爱笑的小姐姐 · 2021年05月24日

深度学习-性能优化0.手动编译TensorFlow支持TensorRT

本文转自:知乎
作者:djh

手动编译TensorFlow支持TensorRT

1.问题阐述

使用 pip 安装的TensorFlow 如下:

pip install tensorflow-gpu==1.12.0

存在问题,导致TRT的某些接口找不到,如下:在NVIDIA社区有人提问。

**** Failed to initialize TensorRT. This is either because the TensorRT installation path is not in LD_LIBRARY_PATH, or because you do not have it installed. If not installed, please go to https://developer.nvidia.com/tensorrt to download and install TensorRT ****
...
  File "/usr/local/lib/python3.5/dist-packages/tensorflow/contrib/util/loader.py", line 56, in load_op_library
    ret = load_library.load_op_library(path)
  File "/usr/local/lib/python3.5/dist-packages/tensorflow/python/framework/load_library.py", line 60, in load_op_library
    lib_handle = py_tf.TF_LoadLibrary(library_filename)
tensorflow.python.framework.errors_impl.NotFoundError: libnvinfer.so.4: cannot open shared object file: No such file or directory

然后就傻傻的去安装,tensorRT。到官方网站,找到tensorRT的安装。 https://docs.nvidia.com/deeplearning/sdk/tensorrt-install-guide/index.html 然后还是没有用,如果你只是用tensorRT,又会有如下错误:

Traceback (most recent call last):
File "tftrt_sample.py", line 291, in <module>
timings,comp,valfp32,mdstats=timeGraph(getFP32(f.batch_size,wsize),f.batch_size,f.num_loops,
File "tftrt_sample.py", line 111, in getFP32
trt_graph = trt.create_inference_graph(getResnet50(), [ "resnet_v1_50/predictions/Reshape_1"],
AttributeError: module 'tensorrt' has no attribute 'create_inference_graph

后面想一想就知道了,TensorRT 和 TensorFlow里面的TensorRT 应该是两个不同的东西。对吧。

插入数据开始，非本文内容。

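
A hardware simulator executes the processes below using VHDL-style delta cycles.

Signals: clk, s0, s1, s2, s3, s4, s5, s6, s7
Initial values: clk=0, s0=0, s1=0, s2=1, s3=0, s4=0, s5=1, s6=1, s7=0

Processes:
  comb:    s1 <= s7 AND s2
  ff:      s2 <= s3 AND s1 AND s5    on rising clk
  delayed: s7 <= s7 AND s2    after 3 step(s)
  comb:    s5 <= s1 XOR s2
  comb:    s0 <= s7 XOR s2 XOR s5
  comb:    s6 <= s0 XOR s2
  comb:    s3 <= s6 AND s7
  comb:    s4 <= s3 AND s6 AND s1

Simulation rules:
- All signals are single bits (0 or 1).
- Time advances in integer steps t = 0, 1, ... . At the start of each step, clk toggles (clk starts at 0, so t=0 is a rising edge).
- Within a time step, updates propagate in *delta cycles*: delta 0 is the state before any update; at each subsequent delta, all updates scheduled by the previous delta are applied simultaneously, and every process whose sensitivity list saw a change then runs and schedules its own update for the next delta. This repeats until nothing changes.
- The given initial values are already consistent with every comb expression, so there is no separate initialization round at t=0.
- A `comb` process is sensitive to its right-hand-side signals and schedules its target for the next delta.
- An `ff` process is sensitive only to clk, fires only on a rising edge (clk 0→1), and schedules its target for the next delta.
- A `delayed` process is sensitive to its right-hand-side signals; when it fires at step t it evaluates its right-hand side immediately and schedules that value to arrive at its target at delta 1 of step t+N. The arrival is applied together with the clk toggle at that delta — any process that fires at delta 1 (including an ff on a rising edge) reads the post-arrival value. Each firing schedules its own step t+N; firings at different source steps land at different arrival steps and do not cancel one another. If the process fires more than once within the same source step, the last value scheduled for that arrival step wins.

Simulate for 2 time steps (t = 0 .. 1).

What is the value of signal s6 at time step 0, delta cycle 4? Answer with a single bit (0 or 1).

[bits: s4,s6,s3,clk,s0,s5,s2,s1,s7]
t=0: Δ0=010001100 Δ1=010101100 Δ2=010101000 Δ3=000110000 Δ4=010100000 Δ5=000100000 | 5Δ
t=1: Δ0=000100000 Δ1=000000000 | 1Δ

1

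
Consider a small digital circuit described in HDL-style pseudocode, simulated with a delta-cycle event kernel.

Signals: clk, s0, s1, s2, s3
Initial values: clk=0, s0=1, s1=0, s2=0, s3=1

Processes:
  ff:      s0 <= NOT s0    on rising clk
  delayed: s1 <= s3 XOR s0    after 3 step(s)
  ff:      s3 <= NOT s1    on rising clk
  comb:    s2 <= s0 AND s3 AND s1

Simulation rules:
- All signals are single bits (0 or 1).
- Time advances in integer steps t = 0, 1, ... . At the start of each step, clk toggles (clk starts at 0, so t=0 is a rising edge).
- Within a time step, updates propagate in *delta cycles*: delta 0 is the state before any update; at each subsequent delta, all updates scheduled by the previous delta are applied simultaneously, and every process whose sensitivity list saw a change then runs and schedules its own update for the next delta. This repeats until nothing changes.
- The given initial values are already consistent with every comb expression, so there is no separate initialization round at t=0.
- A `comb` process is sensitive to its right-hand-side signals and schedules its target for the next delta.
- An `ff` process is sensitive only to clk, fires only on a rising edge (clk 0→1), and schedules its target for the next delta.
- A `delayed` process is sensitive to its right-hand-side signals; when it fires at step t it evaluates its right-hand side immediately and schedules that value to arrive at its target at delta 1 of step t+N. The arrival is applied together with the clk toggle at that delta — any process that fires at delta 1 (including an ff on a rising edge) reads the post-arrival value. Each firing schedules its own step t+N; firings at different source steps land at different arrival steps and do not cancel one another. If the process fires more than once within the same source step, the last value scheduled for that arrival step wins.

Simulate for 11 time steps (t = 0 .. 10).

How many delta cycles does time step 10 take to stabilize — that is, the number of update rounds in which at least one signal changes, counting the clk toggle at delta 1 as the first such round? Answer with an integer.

2

t=0 Δ0: s0=1 s2=0 clk=0 s1=0 s3=1
  Δ1: clk:0→1
  Δ2: s0:1→0
  (2Δ to stable)
t=1 Δ0: s0=0 s2=0 clk=1 s1=0 s3=1
  Δ1: clk:1→0
  (1Δ to stable)
t=2 Δ0: s0=0 s2=0 clk=0 s1=0 s3=1
  Δ1: clk:0→1
  Δ2: s0:0→1
  (2Δ to stable)
t=3 Δ0: s0=1 s2=0 clk=1 s1=0 s3=1
  Δ1: clk:1→0, s1:0→1
  Δ2: s2:0→1
  (2Δ to stable)
t=4 Δ0: s0=1 s2=1 clk=0 s1=1 s3=1
  Δ1: clk:0→1
  Δ2: s0:1→0, s3:1→0
  Δ3: s2:1→0
  (3Δ to stable)
t=5 Δ0: s0=0 s2=0 clk=1 s1=1 s3=0
  Δ1: clk:1→0, s1:1→0
  (1Δ to stable)
t=6 Δ0: s0=0 s2=0 clk=0 s1=0 s3=0
  Δ1: clk:0→1
  Δ2: s0:0→1, s3:0→1
  (2Δ to stable)
t=7 Δ0: s0=1 s2=0 clk=1 s1=0 s3=1
  Δ1: clk:1→0
  (1Δ to stable)
t=8 Δ0: s0=1 s2=0 clk=0 s1=0 s3=1
  Δ1: clk:0→1
  Δ2: s0:1→0
  (2Δ to stable)
t=9 Δ0: s0=0 s2=0 clk=1 s1=0 s3=1
  Δ1: clk:1→0
  (1Δ to stable)
t=10 Δ0: s0=0 s2=0 clk=0 s1=0 s3=1
  Δ1: clk:0→1
  Δ2: s0:0→1
  (2Δ to stable)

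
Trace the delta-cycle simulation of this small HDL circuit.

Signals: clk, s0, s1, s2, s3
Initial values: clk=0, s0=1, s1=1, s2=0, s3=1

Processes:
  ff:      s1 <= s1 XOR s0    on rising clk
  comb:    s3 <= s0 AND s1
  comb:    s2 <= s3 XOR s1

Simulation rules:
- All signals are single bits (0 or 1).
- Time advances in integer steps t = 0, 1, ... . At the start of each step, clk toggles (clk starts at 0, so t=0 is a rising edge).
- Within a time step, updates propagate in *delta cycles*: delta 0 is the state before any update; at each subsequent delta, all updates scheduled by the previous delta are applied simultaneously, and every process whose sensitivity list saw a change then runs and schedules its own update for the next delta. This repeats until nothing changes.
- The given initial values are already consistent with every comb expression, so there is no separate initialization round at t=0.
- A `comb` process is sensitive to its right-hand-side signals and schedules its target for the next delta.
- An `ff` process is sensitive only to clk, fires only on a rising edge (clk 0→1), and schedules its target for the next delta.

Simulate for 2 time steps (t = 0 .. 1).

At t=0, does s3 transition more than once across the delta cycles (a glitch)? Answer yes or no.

no

[bits: s2,s3,clk,s1,s0]
t=0: Δ0=01011 Δ1=01111 Δ2=01101 Δ3=10101 Δ4=00101 | 4Δ
t=1: Δ0=00101 Δ1=00001 | 1Δ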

你只需要TensorFlow支持TensorRT就行了。TensorFlow默认是没有编译出TRT的,所以需要自己编译。

2.编译

TensorFlow 的编译如下

https://www.tensorflow.org/install/source

编译都是一切正常,需要注意一下几点,

2.1、在config阶段,需要打开,支持TRT,如下

Do you wish to build TensorFlow with CUDA support? [y/N]: y
CUDA support will be enabled for TensorFlow.
Please specify the CUDA SDK version you want to use, e.g. 7.0. [Leave empty to default to CUDA 9.0]: 9.0
Please specify the location where CUDA 9.0 toolkit is installed. Refer to README.md for more details. [Default is /usr/local/cuda]:
Please specify the cuDNN version you want to use. [Leave empty to default to cuDNN 7.0]: 7.1
Please specify the location where cuDNN 7 library is installed. Refer to README.md for more details. [Default is /usr/local/cuda]:
Do you wish to build TensorFlow with TensorRT support? [y/N]: y
TensorRT support will be enabled for TensorFlow.
Please specify the location where TensorRT is installed. [Default is /usr/lib/x86_64-linux-gnu]:/home/jj/TensorRT-5.0

2.2、各个版本要对应,我的版本是

Python3.6
CUDA9.0
cudnn7.3
TensorRT5.0

支持以后就在tensorflow的框架中正常使用trt的接口了。

3、详细编译配置参考附录

./configure
WARNING: --batch mode is deprecated. Please instead explicitly shut down your Bazel server using the command "bazel shutdown".
You have bazel 0.23.2 installed.
Please specify the location of python. [Default is /data0/tools/anaconda3/bin/python]:


Found possible Python library paths:
  /data0/tools/anaconda3/lib/python3.6/site-packages
Please input the desired Python library path to use.  Default is [/data0/tools/anaconda3/lib/python3.6/site-packages]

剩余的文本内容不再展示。